Lately, I’ve been working on non-fiction projects, primarily biographies. Three are forthcoming in 2020. My process is, first, to read and research. Then, more research. And still more. I thoroughly enjoy research (actually, I enjoy all parts of the writing process . . . especially revision). I take copious notes, as if I’m working on a Ph.D. dissertation (but one that won’t take seven years) and try not to write anything until I can feel for – and with – my subject. It’s a process.

CREATIVITY -- How do you showcase your creative side through writing/illustrating and other pursuits?

Thing is, I never thought about myself as creative and, now that I’m an actual, factual writer, I’m still kind of surprised that other people think I’m creative. I always thought that I just didn’t quite fit in. I still kind of think that. On the other hand, it’s comforting to have the word “creative” to wrap myself in. It’s a nice security blanket. Which reminds me . . . I once heard a talk by David Brooks. He mentioned having a “writer’s personality” and described it. Aha, I thought. That’s me, too!

As for “showcasing” my creative side, I take walks, and swim, and write poetry. These are all quiet, introspective activities so I can think and let my mind wander. For actual “showcasing” . . . Hmmm . . . I wear bright scarves and colorful socks. I like my socks to match, even though someone once told me that wearing matching socks stifles creativity.

CONNECTION -- How do you connect to your young readers through your writing/illustrating, and how do you stay connected to the KidLit community?

I think we all carry the children we once were inside us. When I write, I try to tap into that space. I also have theoretical as well as practical knowledge about child development and parenting education. In my academic work (I’m a not-quite-Ph.D. Anthropologist), I studied attitudes toward child-rearing and education in different cultural contexts. I also taught Early Childhood Education as well as Parenting Education for many years. I loved (and still love) being in the classroom with young children. All that helps. My sense of humor helps, too.

I love being around other Kidlit people. I’m involved in my SCBWI chapter and in two critique groups (neither of which meets often). I’ll be doing a Skype visit soon for another SCBWI group. I often contribute to the SCBWI Bulletin (check out the Spring 2018 issue for my latest piece, “Drawing on the Write Side of the Brain”).

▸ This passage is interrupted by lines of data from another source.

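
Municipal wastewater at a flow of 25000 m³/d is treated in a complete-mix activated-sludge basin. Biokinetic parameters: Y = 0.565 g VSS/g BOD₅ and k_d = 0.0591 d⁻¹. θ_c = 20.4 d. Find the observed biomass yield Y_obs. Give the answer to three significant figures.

Y_obs ≈ 0.256 g VSS/g BOD₅

The observed yield is Y_obs = Y/(1 + k_d·θ_c) = 0.565 / (1 + 0.0591 × 20.4) = 0.565 / 2.206 = 0.2562 g VSS per g BOD₅ removed.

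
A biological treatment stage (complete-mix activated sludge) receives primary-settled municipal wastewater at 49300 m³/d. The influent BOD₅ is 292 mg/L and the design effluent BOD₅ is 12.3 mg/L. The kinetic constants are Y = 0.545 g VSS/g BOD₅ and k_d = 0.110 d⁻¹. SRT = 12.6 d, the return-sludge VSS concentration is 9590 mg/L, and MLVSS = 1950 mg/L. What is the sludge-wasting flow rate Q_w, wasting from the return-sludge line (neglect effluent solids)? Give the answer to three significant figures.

Steady-state biomass mass balance: V·X·(1 + k_d·θ_c) = Y·Q·(S₀ − S)·θ_c, so V = 0.545 × 49300 × (292 − 12.3) × 12.6 / [1950 × (1 + 0.110 × 12.6)] = 9.47×10^7 / 4653 = 20352 m³.
Q_w = (V·X)/(θ_c X_r) = 20352 × 1950 / (12.6 × 9590) = 328.4 m³/d.

Q_w ≈ 328 m³/d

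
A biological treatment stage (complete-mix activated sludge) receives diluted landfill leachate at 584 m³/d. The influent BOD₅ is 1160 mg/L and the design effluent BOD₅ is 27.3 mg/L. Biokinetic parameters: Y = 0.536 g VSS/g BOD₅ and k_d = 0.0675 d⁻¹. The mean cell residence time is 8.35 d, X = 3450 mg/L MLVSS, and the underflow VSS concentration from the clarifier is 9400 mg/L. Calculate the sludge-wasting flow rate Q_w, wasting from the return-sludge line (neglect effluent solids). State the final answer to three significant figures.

Steady-state biomass mass balance: V·X·(1 + k_d·θ_c) = Y·Q·(S₀ − S)·θ_c, so V = 0.536 × 584 × (1160 − 27.3) × 8.35 / [3450 × (1 + 0.0675 × 8.35)] = 2.96×10^6 / 5395 = 548.8 m³.
θ_c = V·X/(Q_w·X_r) when wasting from the recycle, so Q_w = V·X/(θ_c·X_r) = 548.8 × 3450 / (8.35 × 9400) = 24.12 m³/d.

Q_w ≈ 24.1 m³/d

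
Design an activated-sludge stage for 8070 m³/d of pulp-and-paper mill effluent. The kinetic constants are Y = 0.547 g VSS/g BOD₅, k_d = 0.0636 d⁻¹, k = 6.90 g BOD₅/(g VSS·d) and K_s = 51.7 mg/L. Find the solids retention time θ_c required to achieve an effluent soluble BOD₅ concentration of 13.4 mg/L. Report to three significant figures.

θ_c ≈ 1.40 d

At the target effluent, Y k S/(K_s+S) = 0.547×6.90×13.4/65.10 = 0.7769 d⁻¹.
Then 1/θ_c = μ − k_d = 0.7769 − 0.0636 = 0.7133 d⁻¹, giving θ_c = 1.402 d.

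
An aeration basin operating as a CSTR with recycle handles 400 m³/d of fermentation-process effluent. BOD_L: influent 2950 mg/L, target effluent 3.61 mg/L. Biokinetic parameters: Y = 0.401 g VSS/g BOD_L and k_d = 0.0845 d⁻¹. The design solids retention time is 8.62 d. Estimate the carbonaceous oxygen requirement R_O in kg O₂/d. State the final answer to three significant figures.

R_O ≈ 790 kg O₂/d

The observed yield is Y_obs = Y/(1 + k_d·θ_c) = 0.401 / (1 + 0.0845 × 8.62) = 0.401 / 1.728 = 0.2320 g VSS per g BOD_L removed.
Q·(S₀ − S) = 400 × (2950 − 3.61) × 10⁻³ = 1179 kg/d removed.
P_X = Y_obs·Q·(S₀ − S) = 0.2320 × 1179 = 273.4 kg VSS/d.
R_O = Q·(S₀ − S) − 1.42·P_X = 1179 − 1.42 × 273.4 = 790.3 kg O₂/d.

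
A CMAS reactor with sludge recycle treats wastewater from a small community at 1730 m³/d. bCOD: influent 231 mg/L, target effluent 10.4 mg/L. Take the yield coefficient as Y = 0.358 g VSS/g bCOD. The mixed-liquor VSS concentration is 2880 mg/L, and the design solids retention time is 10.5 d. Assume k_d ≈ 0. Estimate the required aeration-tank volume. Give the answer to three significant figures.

V·X = Y·Q·ΔS·θ_c gives V = 0.358 × 1730 × (231 − 10.4) × 10.5 / 2880 = 498.1 m³.

V ≈ 498 m³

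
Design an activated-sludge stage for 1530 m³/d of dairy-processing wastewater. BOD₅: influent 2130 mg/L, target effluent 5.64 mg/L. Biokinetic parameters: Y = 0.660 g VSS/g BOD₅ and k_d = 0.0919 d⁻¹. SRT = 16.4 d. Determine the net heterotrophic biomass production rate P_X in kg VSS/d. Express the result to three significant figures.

Y_obs = Y / (1 + k_d θ_c) = 0.660 / (1 + 0.0919 × 16.4) = 0.660 / 2.507 = 0.2632.
Substrate removed = Q·(S₀ − S) = 1530 m³/d × (2130 − 5.64) g/m³ = 3.25×10^6 g/d = 3250 kg/d.
Biomass produced: P_X = Y_obs·Q·ΔS = 0.2632 × 3250 ≈ 855.6 kg VSS/d.

P_X ≈ 856 kg VSS/d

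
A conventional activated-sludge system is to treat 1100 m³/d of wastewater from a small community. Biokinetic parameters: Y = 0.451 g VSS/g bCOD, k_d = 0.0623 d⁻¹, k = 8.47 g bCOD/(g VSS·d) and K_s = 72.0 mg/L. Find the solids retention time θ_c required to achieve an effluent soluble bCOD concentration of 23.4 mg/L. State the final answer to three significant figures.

θ_c ≈ 1.14 d

From 1/θ_c = Y·k·S/(K_s + S) − k_d: Y·k·S/(K_s+S) = 0.451 × 8.47 × 23.4 / (72.0 + 23.4) = 0.9370 d⁻¹.
1/θ_c = 0.9370 − 0.0623 = 0.8747 d⁻¹, so θ_c = 1.143 d.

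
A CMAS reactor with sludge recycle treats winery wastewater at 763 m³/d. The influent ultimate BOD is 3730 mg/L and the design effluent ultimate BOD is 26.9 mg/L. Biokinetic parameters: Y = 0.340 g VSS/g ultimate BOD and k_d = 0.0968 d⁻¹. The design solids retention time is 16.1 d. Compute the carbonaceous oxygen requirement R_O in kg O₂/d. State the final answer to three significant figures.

Correct the yield for decay: Y_obs = Y/(1 + k_d θ_c) = 0.340 / (1 + 0.0968 × 16.1) = 0.340 / 2.558 = 0.1329.
Mass of ultimate BOD removed per day: Q(S₀ − S) = 763 × 3703 g/m³ = 2825 kg/d.
Biomass synthesised: P_X = Y_obs × 2825 = 375.5 kg VSS/d.
Carbonaceous O₂ demand = substrate oxidised − cell-mass equivalent = 2825 − 1.42 × 375.5 = 2292 kg O₂/d.

R_O ≈ 2290 kg O₂/d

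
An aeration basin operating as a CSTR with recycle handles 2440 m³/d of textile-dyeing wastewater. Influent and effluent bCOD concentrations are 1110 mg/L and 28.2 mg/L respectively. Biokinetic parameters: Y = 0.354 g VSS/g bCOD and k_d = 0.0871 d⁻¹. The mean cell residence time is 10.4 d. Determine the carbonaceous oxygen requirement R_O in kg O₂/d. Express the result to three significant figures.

R_O ≈ 1940 kg O₂/d

The observed yield is Y_obs = Y/(1 + k_d·θ_c) = 0.354 / (1 + 0.0871 × 10.4) = 0.354 / 1.906 = 0.1857 g VSS per g bCOD removed.
Mass of bCOD removed per day: Q(S₀ − S) = 2440 × 1082 g/m³ = 2640 kg/d.
Biomass synthesised: P_X = Y_obs × 2640 = 490.3 kg VSS/d.
R_O = Q·ΔS − 1.42 P_X = 2640 − 696.2 = 1943 kg O₂/d.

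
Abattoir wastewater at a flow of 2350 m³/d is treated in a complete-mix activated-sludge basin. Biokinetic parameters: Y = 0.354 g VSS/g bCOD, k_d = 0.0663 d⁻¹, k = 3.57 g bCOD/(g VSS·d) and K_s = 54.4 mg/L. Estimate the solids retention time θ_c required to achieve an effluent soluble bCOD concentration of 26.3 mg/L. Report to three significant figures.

θ_c ≈ 2.89 d

Specific growth rate at S = 26.3 mg/L: μ = YkS/(K_s+S) = 0.354·3.57·26.3/(54.4+26.3) = 0.4119 d⁻¹.
θ_c = 1/(μ − k_d) = 1/(0.4119 − 0.0663) = 1/0.3456 = 2.894 d.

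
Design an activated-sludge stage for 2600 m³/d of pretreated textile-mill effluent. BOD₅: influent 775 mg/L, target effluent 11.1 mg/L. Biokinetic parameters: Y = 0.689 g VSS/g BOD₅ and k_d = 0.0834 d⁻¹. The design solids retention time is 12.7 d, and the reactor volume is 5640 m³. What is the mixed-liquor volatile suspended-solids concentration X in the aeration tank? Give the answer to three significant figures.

X ≈ 1500 mg/L

From V·X·(1 + k_d·θ_c) = Y·Q·(S₀ − S)·θ_c: X = 0.689 × 2600 × (775 − 11.1) × 12.7 / [5640 × (1 + 0.0834 × 12.7)] = 1496 mg/L.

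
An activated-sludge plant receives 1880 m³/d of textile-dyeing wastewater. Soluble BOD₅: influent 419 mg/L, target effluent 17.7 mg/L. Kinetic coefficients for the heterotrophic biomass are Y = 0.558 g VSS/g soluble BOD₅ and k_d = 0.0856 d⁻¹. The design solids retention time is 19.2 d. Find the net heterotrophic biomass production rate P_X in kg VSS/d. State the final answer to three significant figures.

P_X ≈ 159 kg VSS/d

Y_obs = Y / (1 + k_d θ_c) = 0.558 / (1 + 0.0856 × 19.2) = 0.558 / 2.644 = 0.2111.
Substrate removed = Q·(S₀ − S) = 1880 m³/d × (419 − 17.7) g/m³ = 7.54×10^5 g/d = 754.4 kg/d.
Biomass produced: P_X = Y_obs·Q·ΔS = 0.2111 × 754.4 ≈ 159.2 kg VSS/d.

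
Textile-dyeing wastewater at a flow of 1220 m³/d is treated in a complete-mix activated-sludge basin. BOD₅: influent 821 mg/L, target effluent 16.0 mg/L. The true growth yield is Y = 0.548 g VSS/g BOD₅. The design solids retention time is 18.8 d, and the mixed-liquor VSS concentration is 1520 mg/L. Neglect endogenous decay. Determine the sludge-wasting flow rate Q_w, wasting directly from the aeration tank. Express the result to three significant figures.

Biomass mass balance (decay neglected): V·X = Y·Q·(S₀ − S)·θ_c, so V = 0.548 × 1220 × (821 − 16.0) × 18.8 / 1520 = 6657 m³.
With mixed-liquor wasting, θ_c = V/Q_w, so Q_w = V/θ_c = 6657/18.8 = 354.1 m³/d.

Q_w ≈ 354 m³/d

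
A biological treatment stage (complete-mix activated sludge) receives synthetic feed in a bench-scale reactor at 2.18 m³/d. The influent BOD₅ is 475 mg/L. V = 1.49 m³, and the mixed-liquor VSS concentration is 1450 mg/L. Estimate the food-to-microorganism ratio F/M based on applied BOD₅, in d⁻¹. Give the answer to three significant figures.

F/M = Q·S₀ / (V·X) = 2.18 × 475 / (1.490 × 1450) = 0.4793 g BOD₅·(g VSS·d)⁻¹.

F/M ≈ 0.479 d⁻¹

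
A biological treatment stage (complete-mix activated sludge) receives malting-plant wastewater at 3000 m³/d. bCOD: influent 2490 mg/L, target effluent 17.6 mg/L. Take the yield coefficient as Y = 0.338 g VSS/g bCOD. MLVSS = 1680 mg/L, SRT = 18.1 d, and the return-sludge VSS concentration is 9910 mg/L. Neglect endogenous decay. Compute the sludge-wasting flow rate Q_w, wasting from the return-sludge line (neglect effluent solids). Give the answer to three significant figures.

With k_d = 0 the design equation reduces to V = Y Q (S₀−S) θ_c / X = 0.338 × 3000 × (2490 − 17.6) × 18.1 / 1680 = 27010 m³.
Wasting from the return line (neglecting effluent solids): Q_w = V·X / (θ_c·X_r) = 27010 × 1680 / (18.1 × 9910) = 253.0 m³/d.

Q_w ≈ 253 m³/d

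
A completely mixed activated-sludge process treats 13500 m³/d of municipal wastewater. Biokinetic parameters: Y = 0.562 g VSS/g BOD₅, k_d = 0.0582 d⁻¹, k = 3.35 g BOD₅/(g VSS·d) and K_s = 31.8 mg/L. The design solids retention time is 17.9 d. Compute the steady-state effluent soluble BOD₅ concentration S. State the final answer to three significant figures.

From the Monod/SRT balance for a CMAS, S = K_s·(1+k_d θ_c)/[θ_c·(Y k − k_d) − 1] = 31.8 × (1 + 0.0582 × 17.9) / [17.9 × (0.562 × 3.35 − 0.0582) − 1] = 64.93 / 31.66 = 2.051 mg/L.

S ≈ 2.05 mg/L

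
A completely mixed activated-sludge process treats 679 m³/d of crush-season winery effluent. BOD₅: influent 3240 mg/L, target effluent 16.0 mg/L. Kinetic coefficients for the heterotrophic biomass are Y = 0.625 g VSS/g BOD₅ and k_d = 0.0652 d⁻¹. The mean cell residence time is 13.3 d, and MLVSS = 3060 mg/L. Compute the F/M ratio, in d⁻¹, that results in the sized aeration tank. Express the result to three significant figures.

F/M ≈ 0.226 d⁻¹

Steady-state biomass mass balance: V·X·(1 + k_d·θ_c) = Y·Q·(S₀ − S)·θ_c, so V = 0.625 × 679 × (3240 − 16.0) × 13.3 / [3060 × (1 + 0.0652 × 13.3)] = 1.82×10^7 / 5714 = 3185 m³.
F/M = Q·S₀ / (V·X) = 679 × 3240 / (3185 × 3060) = 0.2257 g BOD₅·(g VSS·d)⁻¹.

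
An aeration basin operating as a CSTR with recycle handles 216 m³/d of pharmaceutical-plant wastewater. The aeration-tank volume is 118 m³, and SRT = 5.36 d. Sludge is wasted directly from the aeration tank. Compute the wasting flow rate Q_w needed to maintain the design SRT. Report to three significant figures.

With mixed-liquor wasting, θ_c = V/Q_w, so Q_w = V/θ_c = 118.0/5.36 = 22.01 m³/d.

Q_w ≈ 22.0 m³/d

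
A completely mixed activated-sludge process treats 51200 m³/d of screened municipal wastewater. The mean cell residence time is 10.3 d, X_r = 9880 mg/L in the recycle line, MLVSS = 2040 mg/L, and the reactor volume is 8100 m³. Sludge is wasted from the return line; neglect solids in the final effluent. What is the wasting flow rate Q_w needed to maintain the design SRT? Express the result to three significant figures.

Q_w ≈ 162 m³/d

Q_w = (V·X)/(θ_c X_r) = 8100 × 2040 / (10.3 × 9880) = 162.4 m³/d.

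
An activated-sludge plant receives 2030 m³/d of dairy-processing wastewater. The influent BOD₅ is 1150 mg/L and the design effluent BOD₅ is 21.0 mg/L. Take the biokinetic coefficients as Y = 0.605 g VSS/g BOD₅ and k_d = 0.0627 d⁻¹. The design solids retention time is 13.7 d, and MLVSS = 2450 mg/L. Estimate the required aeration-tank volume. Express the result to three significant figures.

Rearranging the biomass balance for a CMAS with decay, V = Y·Q·ΔS·θ_c / [X·(1+k_d θ_c)] = 0.605 × 2030 × (1150 − 21.0) × 13.7 / [2450 × (1 + 0.0627 × 13.7)] = 1.9×10^7 / 4555 = 4171 m³.

V ≈ 4170 m³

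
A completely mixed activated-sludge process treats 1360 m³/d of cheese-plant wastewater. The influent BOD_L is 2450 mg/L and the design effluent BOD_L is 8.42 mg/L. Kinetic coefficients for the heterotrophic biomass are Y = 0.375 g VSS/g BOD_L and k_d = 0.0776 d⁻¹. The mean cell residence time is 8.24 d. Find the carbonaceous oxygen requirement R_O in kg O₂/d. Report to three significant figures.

R_O ≈ 2240 kg O₂/d

Correct the yield for decay: Y_obs = Y/(1 + k_d θ_c) = 0.375 / (1 + 0.0776 × 8.24) = 0.375 / 1.639 = 0.2287.
ΔS = 2450 − 8.42 = 2442 mg/L, so the substrate removal rate is 1360 × 2442/1000 = 3321 kg BOD_L/d.
Biomass synthesised: P_X = Y_obs × 3321 = 759.5 kg VSS/d.
R_O = Q·ΔS − 1.42 P_X = 3321 − 1079 = 2242 kg O₂/d.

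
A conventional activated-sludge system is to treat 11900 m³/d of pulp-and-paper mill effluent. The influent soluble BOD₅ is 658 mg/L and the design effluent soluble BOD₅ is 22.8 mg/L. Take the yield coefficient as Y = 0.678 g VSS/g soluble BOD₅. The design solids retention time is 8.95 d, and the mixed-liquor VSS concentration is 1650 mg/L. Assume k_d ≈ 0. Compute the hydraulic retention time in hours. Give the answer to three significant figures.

τ ≈ 56.1 h

V·X = Y·Q·ΔS·θ_c gives V = 0.678 × 11900 × (658 − 22.8) × 8.95 / 1650 = 27799 m³.
τ = V/Q = 27799/11900 = 2.336 d, or 56.06 h.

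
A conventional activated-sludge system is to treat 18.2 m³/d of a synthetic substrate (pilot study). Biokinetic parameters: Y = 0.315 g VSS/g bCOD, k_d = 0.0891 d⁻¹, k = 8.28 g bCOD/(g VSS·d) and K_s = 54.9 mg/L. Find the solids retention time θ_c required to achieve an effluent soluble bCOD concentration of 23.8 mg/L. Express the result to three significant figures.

θ_c ≈ 1.43 d

Specific growth rate at S = 23.8 mg/L: μ = YkS/(K_s+S) = 0.315·8.28·23.8/(54.9+23.8) = 0.7888 d⁻¹.
Then 1/θ_c = μ − k_d = 0.7888 − 0.0891 = 0.6997 d⁻¹, giving θ_c = 1.429 d.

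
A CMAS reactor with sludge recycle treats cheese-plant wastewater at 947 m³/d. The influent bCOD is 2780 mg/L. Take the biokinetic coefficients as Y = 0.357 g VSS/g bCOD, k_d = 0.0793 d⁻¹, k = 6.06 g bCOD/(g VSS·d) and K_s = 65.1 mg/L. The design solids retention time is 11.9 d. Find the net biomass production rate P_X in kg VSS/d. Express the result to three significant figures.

From the Monod/SRT balance for a CMAS, S = K_s·(1+k_d θ_c)/[θ_c·(Y k − k_d) − 1] = 65.1 × (1 + 0.0793 × 11.9) / [11.9 × (0.357 × 6.06 − 0.0793) − 1] = 126.5 / 23.80 = 5.316 mg/L.
The observed yield is Y_obs = Y/(1 + k_d·θ_c) = 0.357 / (1 + 0.0793 × 11.9) = 0.357 / 1.944 = 0.1837 g VSS per g bCOD removed.
Q·(S₀ − S) = 947 × (2780 − 5.32) × 10⁻³ = 2628 kg/d removed.
Biomass produced: P_X = Y_obs·Q·ΔS = 0.1837 × 2628 ≈ 482.6 kg VSS/d.

P_X ≈ 483 kg VSS/d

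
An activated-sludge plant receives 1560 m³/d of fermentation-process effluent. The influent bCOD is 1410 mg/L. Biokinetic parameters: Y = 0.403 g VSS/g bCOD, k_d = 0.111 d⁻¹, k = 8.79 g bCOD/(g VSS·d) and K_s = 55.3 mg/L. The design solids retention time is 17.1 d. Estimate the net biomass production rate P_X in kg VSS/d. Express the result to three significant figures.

Effluent substrate depends only on kinetics and SRT: S = K_s(1 + k_d θ_c) / [θ_c(Yk − k_d) − 1] = 55.3 × (1 + 0.111 × 17.1) / [17.1 × (0.403 × 8.79 − 0.111) − 1] = 160.3 / 57.68 = 2.779 mg/L.
Observed yield with endogenous decay: Y_obs = Y / (1 + k_d·θ_c) = 0.403 / (1 + 0.111 × 17.1) = 0.403 / 2.898 = 0.1391 g VSS/g bCOD.
ΔS = 1410 − 2.78 = 1407 mg/L, so the substrate removal rate is 1560 × 1407/1000 = 2195 kg bCOD/d.
Biomass produced: P_X = Y_obs·Q·ΔS = 0.1391 × 2195 ≈ 305.3 kg VSS/d.

P_X ≈ 305 kg VSS/d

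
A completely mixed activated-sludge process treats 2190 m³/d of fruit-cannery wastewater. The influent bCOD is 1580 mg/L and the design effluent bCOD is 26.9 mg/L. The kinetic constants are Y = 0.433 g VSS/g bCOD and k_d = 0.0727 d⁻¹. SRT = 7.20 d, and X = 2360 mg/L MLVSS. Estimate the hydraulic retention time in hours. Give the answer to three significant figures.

τ ≈ 32.3 h

From the SRT design equation V = Y Q (S₀−S) θ_c / [X (1 + k_d θ_c)] = 0.433 × 2190 × (1580 − 26.9) × 7.20 / [2360 × (1 + 0.0727 × 7.20)] = 1.06×10^7 / 3595 = 2949 m³.
Hydraulic retention time τ = V/Q = 2949 / 2190 = 1.347 d = 32.32 h.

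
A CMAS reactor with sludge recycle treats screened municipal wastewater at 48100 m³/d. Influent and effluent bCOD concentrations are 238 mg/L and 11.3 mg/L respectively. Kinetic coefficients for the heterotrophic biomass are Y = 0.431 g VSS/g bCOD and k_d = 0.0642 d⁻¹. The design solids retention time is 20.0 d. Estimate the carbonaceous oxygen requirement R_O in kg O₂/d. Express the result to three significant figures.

R_O ≈ 7980 kg O₂/d

Observed yield with endogenous decay: Y_obs = Y / (1 + k_d·θ_c) = 0.431 / (1 + 0.0642 × 20.0) = 0.431 / 2.284 = 0.1887 g VSS/g bCOD.
ΔS = 238 − 11.3 = 226.7 mg/L, so the substrate removal rate is 48100 × 226.7/1000 = 10904 kg bCOD/d.
Biomass synthesised: P_X = Y_obs × 10904 = 2058 kg VSS/d.
Carbonaceous O₂ demand = substrate oxidised − cell-mass equivalent = 10904 − 1.42 × 2058 = 7982 kg O₂/d.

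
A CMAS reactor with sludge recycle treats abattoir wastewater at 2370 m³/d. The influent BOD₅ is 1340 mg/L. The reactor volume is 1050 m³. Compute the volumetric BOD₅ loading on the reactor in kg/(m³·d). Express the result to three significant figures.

L_v ≈ 3.02 kg BOD₅/(m³·d)

Applied BOD₅ load per unit volume = Q·S₀/V = (2370 × 1340/1000)/1050 = 3.025 kg BOD₅·m⁻³·d⁻¹.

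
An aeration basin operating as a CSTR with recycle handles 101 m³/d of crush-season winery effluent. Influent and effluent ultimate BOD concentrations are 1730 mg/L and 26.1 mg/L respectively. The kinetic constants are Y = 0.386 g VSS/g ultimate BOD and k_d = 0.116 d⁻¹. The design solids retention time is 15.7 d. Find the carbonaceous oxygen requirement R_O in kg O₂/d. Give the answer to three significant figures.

The observed yield is Y_obs = Y/(1 + k_d·θ_c) = 0.386 / (1 + 0.116 × 15.7) = 0.386 / 2.821 = 0.1368 g VSS per g ultimate BOD removed.
Substrate removed = Q·(S₀ − S) = 101 m³/d × (1730 − 26.1) g/m³ = 1.72×10^5 g/d = 172.1 kg/d.
Net sludge production P_X = 0.1368 × 172.1 = 23.55 kg VSS/d.
R_O = Q·(S₀ − S) − 1.42·P_X = 172.1 − 1.42 × 23.55 = 138.7 kg O₂/d.

R_O ≈ 139 kg O₂/d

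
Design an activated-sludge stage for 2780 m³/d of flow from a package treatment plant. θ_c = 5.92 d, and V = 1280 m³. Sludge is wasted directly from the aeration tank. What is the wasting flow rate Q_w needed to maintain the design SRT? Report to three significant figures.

Wasting from the aeration tank: Q_w = V / θ_c = 1280 / 5.92 = 216.2 m³/d.

Q_w ≈ 216 m³/d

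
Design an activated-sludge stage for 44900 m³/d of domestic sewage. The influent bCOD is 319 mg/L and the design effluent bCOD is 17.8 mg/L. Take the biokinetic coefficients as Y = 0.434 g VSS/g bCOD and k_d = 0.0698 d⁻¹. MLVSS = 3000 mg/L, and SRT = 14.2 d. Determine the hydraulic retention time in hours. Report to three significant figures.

τ ≈ 7.46 h

From the SRT design equation V = Y Q (S₀−S) θ_c / [X (1 + k_d θ_c)] = 0.434 × 44900 × (319 − 17.8) × 14.2 / [3000 × (1 + 0.0698 × 14.2)] = 8.33×10^7 / 5973 = 13952 m³.
HRT = V/Q = 13952 m³ / 44900 m³·d⁻¹ = 0.3107 d × 24 = 7.458 h.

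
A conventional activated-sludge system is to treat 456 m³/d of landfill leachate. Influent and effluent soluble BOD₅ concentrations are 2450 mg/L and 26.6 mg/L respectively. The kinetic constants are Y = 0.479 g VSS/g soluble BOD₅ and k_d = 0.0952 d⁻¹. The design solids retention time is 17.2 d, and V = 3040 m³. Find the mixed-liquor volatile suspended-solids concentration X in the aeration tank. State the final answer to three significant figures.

From V·X·(1 + k_d·θ_c) = Y·Q·(S₀ − S)·θ_c: X = 0.479 × 456 × (2450 − 26.6) × 17.2 / [3040 × (1 + 0.0952 × 17.2)] = 1136 mg/L.

X ≈ 1140 mg/L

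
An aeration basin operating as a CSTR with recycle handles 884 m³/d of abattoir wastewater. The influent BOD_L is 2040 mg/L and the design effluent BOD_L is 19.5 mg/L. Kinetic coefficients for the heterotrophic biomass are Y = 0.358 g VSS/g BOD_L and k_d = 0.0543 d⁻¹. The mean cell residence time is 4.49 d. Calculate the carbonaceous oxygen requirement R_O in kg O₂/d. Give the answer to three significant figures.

Correct the yield for decay: Y_obs = Y/(1 + k_d θ_c) = 0.358 / (1 + 0.0543 × 4.49) = 0.358 / 1.244 = 0.2878.
Mass of BOD_L removed per day: Q(S₀ − S) = 884 × 2020 g/m³ = 1786 kg/d.
Biomass synthesised: P_X = Y_obs × 1786 = 514.1 kg VSS/d.
Carbonaceous O₂ demand = substrate oxidised − cell-mass equivalent = 1786 − 1.42 × 514.1 = 1056 kg O₂/d.

R_O ≈ 1060 kg O₂/d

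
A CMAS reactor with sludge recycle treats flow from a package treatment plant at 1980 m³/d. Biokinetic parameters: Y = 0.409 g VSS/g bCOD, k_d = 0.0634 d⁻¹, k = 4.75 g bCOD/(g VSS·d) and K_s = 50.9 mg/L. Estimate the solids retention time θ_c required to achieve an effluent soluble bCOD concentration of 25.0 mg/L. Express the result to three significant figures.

At the target effluent, Y k S/(K_s+S) = 0.409×4.75×25.0/75.90 = 0.6399 d⁻¹.
Then 1/θ_c = μ − k_d = 0.6399 − 0.0634 = 0.5765 d⁻¹, giving θ_c = 1.735 d.

θ_c ≈ 1.73 d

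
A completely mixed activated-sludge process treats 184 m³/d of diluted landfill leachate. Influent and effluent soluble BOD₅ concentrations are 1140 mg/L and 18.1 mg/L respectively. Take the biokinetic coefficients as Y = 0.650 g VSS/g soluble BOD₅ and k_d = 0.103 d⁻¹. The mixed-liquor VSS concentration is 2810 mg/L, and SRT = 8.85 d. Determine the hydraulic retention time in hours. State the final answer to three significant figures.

Steady-state biomass mass balance: V·X·(1 + k_d·θ_c) = Y·Q·(S₀ − S)·θ_c, so V = 0.650 × 184 × (1140 − 18.1) × 8.85 / [2810 × (1 + 0.103 × 8.85)] = 1.19×10^6 / 5371 = 221.1 m³.
τ = V/Q = 221.1/184 = 1.201 d, or 28.84 h.

τ ≈ 28.8 h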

Recently, I spent two weeks in England and Scotland with about 27 other children’s authors and illustrators (thank you, Kindling Words, for putting this together!). One week was a “literary ramble,” visiting places relating to UK authors, including: J.K. Rowling, Lewis Carroll, Beatrix Potter, Kenneth Graham. The second was a writing retreat in a Scottish castle. Two weeks abroad doing kidlit things…Talk about “connecting” to the kidlit community!

I feel very fortunate to be part of this wonderful community. I am grateful beyond words.


Linda Marshall – former sheep raiser, chicken-farmer, bookstore-owner, early childhood educator – now writes picture books, chapter books and middle grade novels. She and her husband still live on their (now sheep-less) Hudson River valley farm. They have four grown children and a gaggle of grandchildren. They hope, some day, to relocate to an island in the south where they can walk . . . and walk . . . and walk. Manhattan!